In 1964, the Civil Rights Act was passed by Congress not only to end discrimination but also to make employment opportunity independent of race, color, religion, sex or national origin. The new law was intended to bring Americans together, not to separate them into categories. During the past 25 years, however, the liberal tradition of equality of opportunity for all has undergone a major transformation, not in response to a great reversal of public opinion--there has been none--but as a result of decisions by the courts and regulations written by government agencies. Many of those actions would never have been passed by Congress if they had been taken one by one as legislative proposals.

The time has come for Congress to provide more unambiguous and conclusive evidence of how it feels about the redefinition of equality over the last two decades. It could begin by restating the purposes of the 1964 Civil Rights Act. It should then articulate the terms and standards on which its predictable endorsement of equal opportunity and affirmative action rests.

A fundamental policy question for Congress is: If race or ethnicity, once abolished by the Supreme Court as a permissible basis for governmental classification (in the Brown vs. Board of Education case in 1954), is to be reinstated as a legitimate and necessary ground for awarding jobs, social benefits or opportunities, and if rights and special preferences are to be given to certain groups (but not to others), who should approve this policy? Should Congress allow the courts or the bureaucracies to keep making political decisions about how or whether to institutionalize the “new legitimacy” without our elected representatives’ engagement in the process?
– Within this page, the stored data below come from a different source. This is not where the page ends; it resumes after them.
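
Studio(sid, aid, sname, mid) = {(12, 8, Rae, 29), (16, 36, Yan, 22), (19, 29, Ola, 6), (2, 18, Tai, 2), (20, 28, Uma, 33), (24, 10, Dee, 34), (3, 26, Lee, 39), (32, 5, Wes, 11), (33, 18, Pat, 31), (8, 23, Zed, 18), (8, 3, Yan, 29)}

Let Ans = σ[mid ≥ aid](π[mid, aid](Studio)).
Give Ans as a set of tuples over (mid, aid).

Keep only column(s) mid, aid: {(11, 5), (18, 23), (2, 18), (22, 36), (29, 3), (29, 8), (31, 18), (33, 28), (34, 10), (39, 26), (6, 29)}
σ[mid ≥ aid]: keep tuples satisfying mid ≥ aid → {(11, 5), (29, 3), (29, 8), (31, 18), (33, 28), (34, 10), (39, 26)}

{(11, 5), (29, 3), (29, 8), (31, 18), (33, 28), (34, 10), (39, 26)}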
There are other important questions for Congress to consider:

--Does it support policies that try to equalize all groups in society, based on numerical goals and racial quotas?

--Should individual rights give way to group rights in the demand for equal rights?

--Should equality of conditions and result, rather than of access and opportunity, be the defining principle of a “new egalitarianism”?

Polls have repeatedly shown that the American people are committed to equal opportunity for all individuals but are opposed to racially preferential treatment for certain groups. Yet, for more than two decades, Congress has never taken the lead and, after serious and extended debate, voted on whether (or when) it believes that race-based and group-oriented preferential policies are necessary or justified to create equal opportunity.

Now there is an even more important challenge to Congress: Isn’t it time to reconsider the current emphasis on race-specific goals and, instead, fashion new policies and guidelines that go beyond race to advance the interests of blacks (and other minorities and the poor) in a reinvigorated political alliance aimed at addressing some of the massive social and economic problems facing the most desperately disadvantaged in our society?